I remember looking at this man, all but non-descript in physical details, and marveling how in the single unit of his mind he held an indefatigable reserve of corroborated knowledge about our history, our politics, our culture, our art, that the rest of us Tibetans make it our business to surmise in our everyday vernacular of rumor-mongering and propaganda-peddling; and which if people like him had not made it their mission to salvage from such dung-pile of hysteria and hullabaloo, perhaps we would be walking the streets of New York having sold a thankga painting for so much money and upon glancing at a building’s glass reflection, we would still be seeing ourselves as the very Buddha we had betrayed.
Few weeks ago, when the news reached me that Dawa Norbu la was no more, like many others I was devastated. More than that, I felt cheated.
I had never had the chance to get to know the person behind the writer and scholar, in the way I had gotten to know say our handful of intellectuals like Jamyang Norbu la, Tsering Shakya la, Thupten Samphel la and Tenzin Sonam la, and all this while I had thought that if my life was singular in any way, it was because somehow destiny had favored me - not with wealth, not with power, not with success, but - with a close proximity to people who not with the nobility of their birth, nor the power of their chair, but with the genius of their crafts bring to us that which is exalted about our collective selves, and safeguard our self-worth from so much balderdash that comes from people in high chairs and of noble births.
Hearing about his death, I felt cheated that I have not had one drink with him.
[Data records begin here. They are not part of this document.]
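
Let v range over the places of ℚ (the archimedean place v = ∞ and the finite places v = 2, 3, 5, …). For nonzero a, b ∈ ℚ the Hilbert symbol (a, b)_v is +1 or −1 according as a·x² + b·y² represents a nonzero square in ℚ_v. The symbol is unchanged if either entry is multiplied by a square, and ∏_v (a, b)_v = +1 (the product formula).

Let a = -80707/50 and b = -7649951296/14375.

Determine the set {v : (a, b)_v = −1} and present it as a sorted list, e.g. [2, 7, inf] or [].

[23, inf]

(a, b) ≡ (-1334, -23) mod (ℚ^×)²; places V = {2, 5, 11, 13, 23, 29, ∞}.
(a,b)_5: α=-2, u≡4; β=-4, v≡3 (mod 5); (4|5)=+1, (3|5)=-1; sign (−1)^0·+1^-4·-1^-2 = +1.
(a,b)_2: α=-1, β=6; u≡5, v≡1 (mod 8); ε(u)ε(v)=0·0, αω(v)=-1·0, βω(u)=6·1; sum ≡ 0  ⇒  +1.
(a,b)_∞: sgn(-1334)=−, sgn(-23)=−, so -1.
(a,b)_29: α=1, u≡18; β=4, v≡16 (mod 29); (18|29)=-1, (16|29)=+1; sign (−1)^0·-1^4·+1^1 = +1.
(a,b)_11: α=2, u≡8; β=0, v≡10 (mod 11); (8|11)=-1, (10|11)=-1; sign (−1)^0·-1^0·-1^2 = +1.
(a,b)_13: α=0, u≡8; β=2, v≡12 (mod 13); (8|13)=-1, (12|13)=+1; sign (−1)^0·-1^2·+1^0 = +1.
(a,b)_23: α=1, u≡14; β=-1, v≡11 (mod 23); (14|23)=-1, (11|23)=-1; sign (−1)^1·-1^-1·-1^1 = -1.
(-1334, -23 / ℚ) ramifies at {23, ∞}: a division algebra.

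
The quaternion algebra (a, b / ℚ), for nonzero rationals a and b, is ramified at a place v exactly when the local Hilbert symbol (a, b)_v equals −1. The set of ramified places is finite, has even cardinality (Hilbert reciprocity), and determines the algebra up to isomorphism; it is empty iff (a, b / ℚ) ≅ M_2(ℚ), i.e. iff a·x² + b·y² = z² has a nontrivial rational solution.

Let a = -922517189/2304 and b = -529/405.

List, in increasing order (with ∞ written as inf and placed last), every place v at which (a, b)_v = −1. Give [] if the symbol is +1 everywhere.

[2, 31, 37, inf]

Mod squares: a ≡ -26381, b ≡ -5. Check v ∈ {∞, 2, 3, 5, 11, 17, 23, 31, 37}.
v=11: a=11^2·(≡7), b=11^0·(≡6) mod 11; (7|11)=-1, (6|11)=-1; (−1)^{2·0·5}·(-1)^0·(-1)^2 = +1.
v=2: v_2(a)=-8, v_2(b)=0; units ≡ 3, 3 (mod 8); ε·ε+αω+βω = 1·1+-8·1+0·1 ≡ 1  ⇒  (a,b)_2 = -1.
v=23: a=23^1·(≡1), b=23^2·(≡18) mod 23; (1|23)=+1, (18|23)=+1; (−1)^{1·2·11}·(+1)^2·(+1)^1 = +1.
v=5: a=5^0·(≡4), b=5^-1·(≡1) mod 5; (4|5)=+1, (1|5)=+1; (−1)^{0·-1·2}·(+1)^-1·(+1)^0 = +1.
v=∞: -26381 < 0 and -5 < 0  ⇒  (a,b)_∞ = -1.
v=37: a=37^1·(≡33), b=37^0·(≡24) mod 37; (33|37)=+1, (24|37)=-1; (−1)^{1·0·18}·(+1)^0·(-1)^1 = -1.
v=17: a=17^2·(≡12), b=17^0·(≡12) mod 17; (12|17)=-1, (12|17)=-1; (−1)^{2·0·8}·(-1)^0·(-1)^2 = +1.
v=31: a=31^1·(≡11), b=31^0·(≡30) mod 31; (11|31)=-1, (30|31)=-1; (−1)^{1·0·15}·(-1)^0·(-1)^1 = -1.
v=3: a=3^-2·(≡1), b=3^-4·(≡1) mod 3; (1|3)=+1, (1|3)=+1; (−1)^{-2·-4·1}·(+1)^-4·(+1)^-2 = +1.
(-26381, -5 / ℚ) ramifies at {2, 31, 37, ∞}: a division algebra.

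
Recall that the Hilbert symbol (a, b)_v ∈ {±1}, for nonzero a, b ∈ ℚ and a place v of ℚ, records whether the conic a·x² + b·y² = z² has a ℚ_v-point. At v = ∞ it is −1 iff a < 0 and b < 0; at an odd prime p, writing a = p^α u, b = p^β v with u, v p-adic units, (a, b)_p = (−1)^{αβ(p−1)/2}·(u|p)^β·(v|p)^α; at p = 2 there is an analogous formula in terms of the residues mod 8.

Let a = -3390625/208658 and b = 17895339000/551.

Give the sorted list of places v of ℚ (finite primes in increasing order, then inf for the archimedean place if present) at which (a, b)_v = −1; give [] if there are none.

[7, 11, 19, 31]

(a, b) ≡ (-434, 223590290) mod (ℚ^×)²; places V = {2, 3, 5, 7, 11, 17, 19, 29, 31, ∞}.
(a,b)_2: α=-1, β=3; u≡7, v≡1 (mod 8); ε(u)ε(v)=1·0, αω(v)=-1·0, βω(u)=3·0; sum ≡ 0  ⇒  +1.
(a,b)_31: α=1, u≡23; β=1, v≡6 (mod 31); (23|31)=-1, (6|31)=-1; sign (−1)^1·-1^1·-1^1 = -1.
(a,b)_3: α=0, u≡1; β=2, v≡2 (mod 3); (1|3)=+1, (2|3)=-1; sign (−1)^0·+1^2·-1^0 = +1.
(a,b)_29: α=0, u≡28; β=-1, v≡14 (mod 29); (28|29)=+1, (14|29)=-1; sign (−1)^0·+1^-1·-1^0 = +1.
(a,b)_7: α=1, u≡2; β=3, v≡1 (mod 7); (2|7)=+1, (1|7)=+1; sign (−1)^1·+1^3·+1^1 = -1.
(a,b)_17: α=-2, u≡1; β=1, v≡3 (mod 17); (1|17)=+1, (3|17)=-1; sign (−1)^0·+1^1·-1^-2 = +1.
(a,b)_∞: sgn(-434)=−, sgn(223590290)=+, so +1.
(a,b)_19: α=-2, u≡12; β=-1, v≡14 (mod 19); (12|19)=-1, (14|19)=-1; sign (−1)^0·-1^-1·-1^-2 = -1.
(a,b)_5: α=6, u≡1; β=3, v≡2 (mod 5); (1|5)=+1, (2|5)=-1; sign (−1)^0·+1^3·-1^6 = +1.
(a,b)_11: α=0, u≡7; β=1, v≡7 (mod 11); (7|11)=-1, (7|11)=-1; sign (−1)^0·-1^1·-1^0 = -1.
Ram(-434, 223590290) = {7, 11, 19, 31}; no ℚ_7-point on the conic.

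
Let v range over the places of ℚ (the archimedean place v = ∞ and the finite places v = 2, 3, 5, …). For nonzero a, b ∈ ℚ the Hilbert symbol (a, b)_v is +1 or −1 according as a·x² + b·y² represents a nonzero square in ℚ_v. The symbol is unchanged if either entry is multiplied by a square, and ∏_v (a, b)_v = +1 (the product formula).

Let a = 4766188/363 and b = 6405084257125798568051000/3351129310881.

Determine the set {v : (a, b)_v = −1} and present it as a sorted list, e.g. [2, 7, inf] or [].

[3, 7, 17, 19]

(a, b) ≡ (12369, 194990) mod (ℚ^×)²; places V = {2, 3, 5, 7, 11, 13, 17, 19, 31, 37, 41, ∞}.
(a,b)_13: α=0, u≡2; β=2, v≡1 (mod 13); (2|13)=-1, (1|13)=+1; sign (−1)^0·-1^2·+1^0 = +1.
(a,b)_2: α=2, β=3; u≡1, v≡7 (mod 8); ε(u)ε(v)=0·1, αω(v)=2·0, βω(u)=3·0; sum ≡ 0  ⇒  +1.
(a,b)_41: α=0, u≡24; β=-4, v≡3 (mod 41); (24|41)=-1, (3|41)=-1; sign (−1)^0·-1^-4·-1^0 = +1.
(a,b)_∞: sgn(12369)=+, sgn(194990)=+, so +1.
(a,b)_31: α=1, u≡22; β=3, v≡18 (mod 31); (22|31)=-1, (18|31)=+1; sign (−1)^1·-1^3·+1^1 = +1.
(a,b)_5: α=0, u≡1; β=3, v≡3 (mod 5); (1|5)=+1, (3|5)=-1; sign (−1)^0·+1^3·-1^0 = +1.
(a,b)_3: α=-1, u≡1; β=-4, v≡2 (mod 3); (1|3)=+1, (2|3)=-1; sign (−1)^0·+1^-4·-1^-1 = -1.
(a,b)_19: α=1, u≡7; β=2, v≡14 (mod 19); (7|19)=+1, (14|19)=-1; sign (−1)^0·+1^2·-1^1 = -1.
(a,b)_7: α=1, u≡6; β=2, v≡3 (mod 7); (6|7)=-1, (3|7)=-1; sign (−1)^0·-1^2·-1^1 = -1.
(a,b)_37: α=0, u≡27; β=3, v≡21 (mod 37); (27|37)=+1, (21|37)=+1; sign (−1)^0·+1^3·+1^0 = +1.
(a,b)_11: α=-2, u≡3; β=-4, v≡4 (mod 11); (3|11)=+1, (4|11)=+1; sign (−1)^0·+1^-4·+1^-2 = +1.
(a,b)_17: α=2, u≡6; β=5, v≡5 (mod 17); (6|17)=-1, (5|17)=-1; sign (−1)^0·-1^5·-1^2 = -1.
Ram(12369, 194990) = {3, 7, 17, 19}; no ℚ_3-point on the conic.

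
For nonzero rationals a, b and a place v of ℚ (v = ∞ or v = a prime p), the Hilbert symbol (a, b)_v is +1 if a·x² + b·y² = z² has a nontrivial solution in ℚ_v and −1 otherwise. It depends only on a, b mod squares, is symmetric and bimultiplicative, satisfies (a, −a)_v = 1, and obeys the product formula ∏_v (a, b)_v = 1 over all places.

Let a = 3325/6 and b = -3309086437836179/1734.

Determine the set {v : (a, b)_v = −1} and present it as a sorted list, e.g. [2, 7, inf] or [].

[2, 3, 11, 19]

Mod squares: a ≡ 798, b ≡ -324786. Check v ∈ {∞, 2, 3, 5, 7, 11, 13, 17, 19, 37}.
v=13: a=13^0·(≡6), b=13^4·(≡2) mod 13; (6|13)=-1, (2|13)=-1; (−1)^{0·4·6}·(-1)^4·(-1)^0 = +1.
v=17: a=17^0·(≡13), b=17^-2·(≡8) mod 17; (13|17)=+1, (8|17)=+1; (−1)^{0·-2·8}·(+1)^-2·(+1)^0 = +1.
v=5: a=5^2·(≡3), b=5^0·(≡4) mod 5; (3|5)=-1, (4|5)=+1; (−1)^{2·0·2}·(-1)^0·(+1)^2 = +1.
v=3: a=3^-1·(≡2), b=3^-1·(≡2) mod 3; (2|3)=-1, (2|3)=-1; (−1)^{-1·-1·1}·(-1)^-1·(-1)^-1 = -1.
v=37: a=37^0·(≡30), b=37^1·(≡10) mod 37; (30|37)=+1, (10|37)=+1; (−1)^{0·1·18}·(+1)^1·(+1)^0 = +1.
v=2: v_2(a)=-1, v_2(b)=-1; units ≡ 7, 7 (mod 8); ε·ε+αω+βω = 1·1+-1·0+-1·0 ≡ 1  ⇒  (a,b)_2 = -1.
v=11: a=11^0·(≡6), b=11^3·(≡5) mod 11; (6|11)=-1, (5|11)=+1; (−1)^{0·3·5}·(-1)^3·(+1)^0 = -1.
v=∞: 798 > 0 and -324786 < 0  ⇒  (a,b)_∞ = +1.
v=19: a=19^1·(≡7), b=19^3·(≡16) mod 19; (7|19)=+1, (16|19)=+1; (−1)^{1·3·9}·(+1)^3·(+1)^1 = -1.
v=7: a=7^1·(≡1), b=7^3·(≡6) mod 7; (1|7)=+1, (6|7)=-1; (−1)^{1·3·3}·(+1)^3·(-1)^1 = +1.
Ram(798, -324786) = {2, 3, 11, 19}; no ℚ_2-point on the conic.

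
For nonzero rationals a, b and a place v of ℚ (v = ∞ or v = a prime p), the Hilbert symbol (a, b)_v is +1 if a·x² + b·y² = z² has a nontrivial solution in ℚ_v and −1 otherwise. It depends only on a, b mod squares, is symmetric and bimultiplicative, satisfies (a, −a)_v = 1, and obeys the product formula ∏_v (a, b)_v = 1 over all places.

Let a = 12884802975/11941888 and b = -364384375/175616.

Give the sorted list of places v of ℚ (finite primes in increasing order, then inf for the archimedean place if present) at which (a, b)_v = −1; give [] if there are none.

[5, 17, 19, 23]

(a, b) ≡ (312018, -22610) mod (ℚ^×)²; places V = {2, 3, 5, 7, 11, 17, 19, 23, ∞}.
(a,b)_19: α=3, u≡16; β=3, v≡1 (mod 19); (16|19)=+1, (1|19)=+1; sign (−1)^1·+1^3·+1^3 = -1.
(a,b)_23: α=1, u≡20; β=0, v≡19 (mod 23); (20|23)=-1, (19|23)=-1; sign (−1)^0·-1^0·-1^1 = -1.
(a,b)_7: α=-3, u≡6; β=-3, v≡2 (mod 7); (6|7)=-1, (2|7)=+1; sign (−1)^1·-1^-3·+1^-3 = +1.
(a,b)_17: α=-1, u≡14; β=1, v≡4 (mod 17); (14|17)=-1, (4|17)=+1; sign (−1)^0·-1^1·+1^-1 = -1.
(a,b)_5: α=2, u≡3; β=5, v≡2 (mod 5); (3|5)=-1, (2|5)=-1; sign (−1)^0·-1^5·-1^2 = -1.
(a,b)_3: α=3, u≡2; β=0, v≡1 (mod 3); (2|3)=-1, (1|3)=+1; sign (−1)^0·-1^0·+1^3 = +1.
(a,b)_11: α=2, u≡1; β=0, v≡8 (mod 11); (1|11)=+1, (8|11)=-1; sign (−1)^0·+1^0·-1^2 = +1.
(a,b)_∞: sgn(312018)=+, sgn(-22610)=−, so +1.
(a,b)_2: α=-11, β=-9; u≡1, v≡7 (mod 8); ε(u)ε(v)=0·1, αω(v)=-11·0, βω(u)=-9·0; sum ≡ 0  ⇒  +1.
Ram(312018, -22610) = {5, 17, 19, 23}; no ℚ_5-point on the conic.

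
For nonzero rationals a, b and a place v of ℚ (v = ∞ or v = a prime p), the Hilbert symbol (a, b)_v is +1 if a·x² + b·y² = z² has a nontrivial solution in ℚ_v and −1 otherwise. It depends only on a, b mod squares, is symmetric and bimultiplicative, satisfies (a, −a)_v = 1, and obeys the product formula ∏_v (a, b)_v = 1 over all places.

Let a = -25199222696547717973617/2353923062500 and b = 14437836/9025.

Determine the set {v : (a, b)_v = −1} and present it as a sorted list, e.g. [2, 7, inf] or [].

[2, 3, 7, 11, 37, 41, 47, 53]

(a, b) ≡ (-2653233, 401051) mod (ℚ^×)²; places V = {2, 3, 5, 7, 11, 17, 19, 23, 37, 41, 47, 53, ∞}.
(a,b)_2: α=-2, β=2; u≡7, v≡3 (mod 8); ε(u)ε(v)=1·1, αω(v)=-2·1, βω(u)=2·0; sum ≡ 1  ⇒  -1.
(a,b)_5: α=-6, u≡3; β=-2, v≡1 (mod 5); (3|5)=-1, (1|5)=+1; sign (−1)^0·-1^-2·+1^-6 = +1.
(a,b)_7: α=2, u≡5; β=1, v≡6 (mod 7); (5|7)=-1, (6|7)=-1; sign (−1)^0·-1^1·-1^2 = -1.
(a,b)_23: α=2, u≡12; β=1, v≡12 (mod 23); (12|23)=+1, (12|23)=+1; sign (−1)^0·+1^1·+1^2 = +1.
(a,b)_17: α=-2, u≡8; β=0, v≡13 (mod 17); (8|17)=+1, (13|17)=+1; sign (−1)^0·+1^0·+1^-2 = +1.
(a,b)_11: α=1, u≡1; β=0, v≡10 (mod 11); (1|11)=+1, (10|11)=-1; sign (−1)^0·+1^0·-1^1 = -1.
(a,b)_37: α=1, u≡9; β=0, v≡15 (mod 37); (9|37)=+1, (15|37)=-1; sign (−1)^0·+1^0·-1^1 = -1.
(a,b)_∞: sgn(-2653233)=−, sgn(401051)=+, so +1.
(a,b)_19: α=-4, u≡14; β=-2, v≡13 (mod 19); (14|19)=-1, (13|19)=-1; sign (−1)^0·-1^-2·-1^-4 = +1.
(a,b)_3: α=11, u≡1; β=2, v≡2 (mod 3); (1|3)=+1, (2|3)=-1; sign (−1)^0·+1^2·-1^11 = -1.
(a,b)_47: α=2, u≡13; β=1, v≡43 (mod 47); (13|47)=-1, (43|47)=-1; sign (−1)^0·-1^1·-1^2 = -1.
(a,b)_41: α=1, u≡29; β=0, v≡11 (mod 41); (29|41)=-1, (11|41)=-1; sign (−1)^0·-1^0·-1^1 = -1.
(a,b)_53: α=3, u≡36; β=1, v≡3 (mod 53); (36|53)=+1, (3|53)=-1; sign (−1)^0·+1^1·-1^3 = -1.
|Ram(-2653233, 401051)| = 8, even; anisotropic at {2, 3, 7, 11, 37, 41, 47, 53}.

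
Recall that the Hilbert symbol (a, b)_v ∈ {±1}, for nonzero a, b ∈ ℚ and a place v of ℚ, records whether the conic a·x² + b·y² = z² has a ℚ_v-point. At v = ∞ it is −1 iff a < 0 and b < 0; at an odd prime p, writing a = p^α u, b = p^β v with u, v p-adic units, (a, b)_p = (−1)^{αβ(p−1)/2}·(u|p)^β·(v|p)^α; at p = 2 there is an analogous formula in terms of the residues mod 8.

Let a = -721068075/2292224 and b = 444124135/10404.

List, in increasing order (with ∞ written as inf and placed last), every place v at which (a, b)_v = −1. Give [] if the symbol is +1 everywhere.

Mod squares: a ≡ -3182, b ≡ 324415. Check v ∈ {∞, 2, 3, 5, 7, 11, 13, 17, 23, 31, 37, 43}.
v=7: a=7^2·(≡3), b=7^1·(≡3) mod 7; (3|7)=-1, (3|7)=-1; (−1)^{2·1·3}·(-1)^1·(-1)^2 = -1.
v=31: a=31^0·(≡12), b=31^1·(≡8) mod 31; (12|31)=-1, (8|31)=+1; (−1)^{0·1·15}·(-1)^1·(+1)^0 = -1.
v=∞: -3182 < 0 and 324415 > 0  ⇒  (a,b)_∞ = +1.
v=37: a=37^-1·(≡7), b=37^2·(≡21) mod 37; (7|37)=+1, (21|37)=+1; (−1)^{-1·2·18}·(+1)^2·(+1)^-1 = +1.
v=17: a=17^0·(≡14), b=17^-2·(≡1) mod 17; (14|17)=-1, (1|17)=+1; (−1)^{0·-2·8}·(-1)^-2·(+1)^0 = +1.
v=23: a=23^0·(≡10), b=23^1·(≡9) mod 23; (10|23)=-1, (9|23)=+1; (−1)^{0·1·11}·(-1)^1·(+1)^0 = -1.
v=5: a=5^2·(≡3), b=5^1·(≡3) mod 5; (3|5)=-1, (3|5)=-1; (−1)^{2·1·2}·(-1)^1·(-1)^2 = -1.
v=13: a=13^2·(≡10), b=13^1·(≡8) mod 13; (10|13)=+1, (8|13)=-1; (−1)^{2·1·6}·(+1)^1·(-1)^2 = +1.
v=3: a=3^4·(≡1), b=3^-2·(≡1) mod 3; (1|3)=+1, (1|3)=+1; (−1)^{4·-2·1}·(+1)^-2·(+1)^4 = +1.
v=11: a=11^-2·(≡10), b=11^0·(≡9) mod 11; (10|11)=-1, (9|11)=+1; (−1)^{-2·0·5}·(-1)^0·(+1)^-2 = +1.
v=43: a=43^1·(≡5), b=43^0·(≡16) mod 43; (5|43)=-1, (16|43)=+1; (−1)^{1·0·21}·(-1)^0·(+1)^1 = +1.
v=2: v_2(a)=-9, v_2(b)=-2; units ≡ 1, 7 (mod 8); ε·ε+αω+βω = 0·1+-9·0+-2·0 ≡ 0  ⇒  (a,b)_2 = +1.
Ram(-3182, 324415) = {5, 7, 23, 31}; no ℚ_5-point on the conic.

[5, 7, 23, 31]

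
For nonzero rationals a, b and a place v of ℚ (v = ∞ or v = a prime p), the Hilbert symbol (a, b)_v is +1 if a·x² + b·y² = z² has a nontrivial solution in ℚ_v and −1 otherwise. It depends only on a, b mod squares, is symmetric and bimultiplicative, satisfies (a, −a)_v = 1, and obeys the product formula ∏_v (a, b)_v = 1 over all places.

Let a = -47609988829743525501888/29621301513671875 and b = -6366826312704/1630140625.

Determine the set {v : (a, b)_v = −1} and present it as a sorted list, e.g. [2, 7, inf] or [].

(a, b) ≡ (-2717, -429) mod (ℚ^×)²; places V = {2, 3, 5, 7, 11, 13, 17, 19, 47, ∞}.
(a,b)_19: α=-5, u≡5; β=-2, v≡10 (mod 19); (5|19)=+1, (10|19)=-1; sign (−1)^0·+1^-2·-1^-5 = -1.
(a,b)_13: α=5, u≡9; β=1, v≡5 (mod 13); (9|13)=+1, (5|13)=-1; sign (−1)^0·+1^1·-1^5 = -1.
(a,b)_47: α=0, u≡37; β=2, v≡44 (mod 47); (37|47)=+1, (44|47)=-1; sign (−1)^0·+1^2·-1^0 = +1.
(a,b)_∞: sgn(-2717)=−, sgn(-429)=−, so -1.
(a,b)_17: α=2, u≡7; β=-2, v≡15 (mod 17); (7|17)=-1, (15|17)=+1; sign (−1)^0·-1^-2·+1^2 = +1.
(a,b)_5: α=-12, u≡2; β=-6, v≡4 (mod 5); (2|5)=-1, (4|5)=+1; sign (−1)^0·-1^-6·+1^-12 = +1.
(a,b)_7: α=-2, u≡3; β=0, v≡3 (mod 7); (3|7)=-1, (3|7)=-1; sign (−1)^0·-1^0·-1^-2 = +1.
(a,b)_11: α=5, u≡10; β=1, v≡9 (mod 11); (10|11)=-1, (9|11)=+1; sign (−1)^1·-1^1·+1^5 = +1.
(a,b)_3: α=16, u≡1; β=9, v≡1 (mod 3); (1|3)=+1, (1|3)=+1; sign (−1)^0·+1^9·+1^16 = +1.
(a,b)_2: α=6, β=10; u≡3, v≡3 (mod 8); ε(u)ε(v)=1·1, αω(v)=6·1, βω(u)=10·1; sum ≡ 1  ⇒  -1.
Ram(-2717, -429) = {2, 13, 19, ∞}; no ℚ_2-point on the conic.

[2, 13, 19, inf]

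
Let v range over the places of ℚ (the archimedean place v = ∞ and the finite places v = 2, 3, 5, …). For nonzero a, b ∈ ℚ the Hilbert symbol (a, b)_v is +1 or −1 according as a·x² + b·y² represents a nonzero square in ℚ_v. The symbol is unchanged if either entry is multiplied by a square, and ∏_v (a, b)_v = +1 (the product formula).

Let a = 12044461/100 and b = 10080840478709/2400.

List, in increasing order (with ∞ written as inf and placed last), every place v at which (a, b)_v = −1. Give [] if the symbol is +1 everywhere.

[2, 19]

Mod squares: a ≡ 589, b ≡ 174. Check v ∈ {∞, 2, 3, 5, 7, 11, 13, 19, 29, 31}.
v=∞: 589 > 0 and 174 > 0  ⇒  (a,b)_∞ = +1.
v=31: a=31^1·(≡10), b=31^2·(≡25) mod 31; (10|31)=+1, (25|31)=+1; (−1)^{1·2·15}·(+1)^2·(+1)^1 = +1.
v=7: a=7^0·(≡1), b=7^2·(≡5) mod 7; (1|7)=+1, (5|7)=-1; (−1)^{0·2·3}·(+1)^2·(-1)^0 = +1.
v=5: a=5^-2·(≡4), b=5^-2·(≡4) mod 5; (4|5)=+1, (4|5)=+1; (−1)^{-2·-2·2}·(+1)^-2·(+1)^-2 = +1.
v=3: a=3^0·(≡1), b=3^-1·(≡1) mod 3; (1|3)=+1, (1|3)=+1; (−1)^{0·-1·1}·(+1)^-1·(+1)^0 = +1.
v=2: v_2(a)=-2, v_2(b)=-5; units ≡ 5, 7 (mod 8); ε·ε+αω+βω = 0·1+-2·0+-5·1 ≡ 1  ⇒  (a,b)_2 = -1.
v=29: a=29^0·(≡5), b=29^1·(≡23) mod 29; (5|29)=+1, (23|29)=+1; (−1)^{0·1·14}·(+1)^1·(+1)^0 = +1.
v=19: a=19^1·(≡12), b=19^2·(≡14) mod 19; (12|19)=-1, (14|19)=-1; (−1)^{1·2·9}·(-1)^2·(-1)^1 = -1.
v=13: a=13^2·(≡9), b=13^2·(≡6) mod 13; (9|13)=+1, (6|13)=-1; (−1)^{2·2·6}·(+1)^2·(-1)^2 = +1.
v=11: a=11^2·(≡2), b=11^2·(≡1) mod 11; (2|11)=-1, (1|11)=+1; (−1)^{2·2·5}·(-1)^2·(+1)^2 = +1.
|Ram(589, 174)| = 2, even; anisotropic at {2, 19}.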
Not one glass of beer. And that it will always remain a mystery in my one enduring memory of him, when during a seminar that he was presiding over, with all the Kalons and Kudrags spinning their yarns, when it was now his turn to take the mike, Dawa Norbu la could be seen not in his chair, but outside from the window, calmly chewing on his tobacco and sashaying the length of the sidewalk, where he had bolted off as soon as he had finished presenting a speaker, giving not a shit to the self-importance and formality pervading the cloistered room, because why should he, and it seemed such a joke that the rest of us - who in our everyday life care so little about credible history and ideas - should want to fit in a two-day seminar what this man had spent learning his whole lifetime. And I thought it was great that he kept us all waiting, for showing the farce that we all were!